🤖 AI Summary
Current large language models (LLMs) face two fundamental bottlenecks in achieving level-2 AGI reasoning: (1) inefficient “overthinking” during inference, and (2) reliance on external reward models for path correction—stemming from an inability to internalize autonomous backtracking decisions during search. To address this, we propose **Self-Backtracking**, the first mechanism enabling LLMs to autonomously determine *when* and *where* to backtrack within a reasoning trace, dynamically converting slow, deliberative reasoning into efficient fast thinking. Our approach introduces a reinforcement learning–based self-backtracking controller, jointly modeling sequential decision-making, real-time trajectory monitoring, and dynamic path recalibration.

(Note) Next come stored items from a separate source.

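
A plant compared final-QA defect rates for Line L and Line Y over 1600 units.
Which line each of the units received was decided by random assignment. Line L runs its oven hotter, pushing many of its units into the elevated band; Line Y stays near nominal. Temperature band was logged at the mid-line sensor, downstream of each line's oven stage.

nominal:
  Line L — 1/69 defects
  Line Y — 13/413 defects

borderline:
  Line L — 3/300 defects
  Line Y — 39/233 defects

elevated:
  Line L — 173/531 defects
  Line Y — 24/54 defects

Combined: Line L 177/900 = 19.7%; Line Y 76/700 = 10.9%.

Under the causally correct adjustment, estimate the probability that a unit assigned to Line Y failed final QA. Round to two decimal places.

In-process temperature band here is a post-treatment variable shaped by the line; conditioning on it would introduce bias rather than remove it. The overall comparison is the causal one.
So P(outcome | do(Line Y)) is just the pooled rate for Line Y: 76/700 = 0.109.

0.11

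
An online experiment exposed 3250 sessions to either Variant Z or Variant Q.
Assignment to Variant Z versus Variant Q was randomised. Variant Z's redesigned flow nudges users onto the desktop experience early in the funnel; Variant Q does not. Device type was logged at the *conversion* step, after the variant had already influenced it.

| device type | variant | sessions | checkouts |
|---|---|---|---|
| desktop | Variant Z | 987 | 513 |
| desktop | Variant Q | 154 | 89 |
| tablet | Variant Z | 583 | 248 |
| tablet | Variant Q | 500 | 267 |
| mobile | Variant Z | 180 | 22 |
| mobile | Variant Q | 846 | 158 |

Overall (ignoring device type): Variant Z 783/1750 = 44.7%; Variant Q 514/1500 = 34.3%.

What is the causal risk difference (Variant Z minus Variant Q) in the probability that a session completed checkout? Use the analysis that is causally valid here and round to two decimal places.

+0.10

The device type-specific comparison favours Variant Q throughout, but the pooled figures favour Variant Z. The question is whether to condition on device type.
The distribution of device type is itself part of what the variant does — it is an intermediate outcome. Holding it fixed would remove that part of the effect; the total effect is the pooled difference.
The causal difference is the pooled difference: 0.447 − 0.343 = +0.105.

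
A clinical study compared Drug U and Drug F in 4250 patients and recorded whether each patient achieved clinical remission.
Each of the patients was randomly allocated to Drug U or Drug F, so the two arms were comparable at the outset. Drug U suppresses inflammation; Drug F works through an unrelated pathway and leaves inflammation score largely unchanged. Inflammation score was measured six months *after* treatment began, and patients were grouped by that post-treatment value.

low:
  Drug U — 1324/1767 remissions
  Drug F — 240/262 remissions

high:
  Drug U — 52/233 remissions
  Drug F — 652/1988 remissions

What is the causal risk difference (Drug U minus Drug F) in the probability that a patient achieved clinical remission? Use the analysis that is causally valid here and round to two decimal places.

+0.29

Within every inflammation score level Drug F has the higher rate, yet pooled Drug U does — Simpson's reversal.
Inflammation score is recorded after the drug and is itself shifted by it — it sits on the causal path from drug to outcome. Conditioning on a mediator would strip out part of the effect we want; the pooled comparison gives the total causal effect.
The causal difference is the pooled difference: 0.688 − 0.396 = +0.292.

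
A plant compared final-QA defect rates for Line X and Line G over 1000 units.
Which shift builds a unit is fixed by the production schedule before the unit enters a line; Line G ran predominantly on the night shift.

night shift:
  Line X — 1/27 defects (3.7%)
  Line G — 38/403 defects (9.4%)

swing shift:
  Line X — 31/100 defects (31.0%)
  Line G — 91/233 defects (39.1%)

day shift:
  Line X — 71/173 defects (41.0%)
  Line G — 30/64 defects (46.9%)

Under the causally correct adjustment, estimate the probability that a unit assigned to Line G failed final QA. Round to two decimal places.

0.28

The shift-specific comparison favours Line X throughout, but the pooled figures favour Line G. The question is whether to condition on shift.
Shift satisfies the back-door criterion: it is not a descendant of the line, and it blocks the spurious path from line to outcome. Adjusting for it (i.e., using the within-shift rates) gives the causal effect.
Standardising Line G to the population shift mix: 0.430·38/403 + 0.333·91/233 + 0.237·30/64 = 0.282.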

Experiments across diverse reasoning benchmarks demonstrate that Self-Backtracking improves accuracy by over 40% relative to optimal-path supervised fine-tuning (OPT-SFT), while substantially enhancing generalization, robustness, and inference efficiency—all without requiring auxiliary reward models.
📝 Abstract
The integration of slow-thinking mechanisms into large language models (LLMs) offers a promising way toward achieving Level 2 AGI Reasoners, as exemplified by systems like OpenAI's o1. However, several significant challenges remain, including inefficient overthinking and an overreliance on auxiliary reward models. We point out that these limitations stem from LLMs' inability to internalize the search process, a key component of effective reasoning. A critical step toward addressing this issue is enabling LLMs to autonomously determine when and where to backtrack, a fundamental operation in traditional search algorithms. To this end, we propose a self-backtracking mechanism that equips LLMs with the ability to backtrack during both training and inference. This mechanism not only enhances reasoning ability but also efficiency by transforming slow-thinking processes into fast-thinking through self-improvement. Empirical evaluations demonstrate that our proposal significantly enhances the reasoning capabilities of LLMs, achieving a performance gain of over 40 percent compared to the optimal-path supervised fine-tuning method. We believe this study introduces a novel and promising pathway for developing more advanced and robust Reasoners.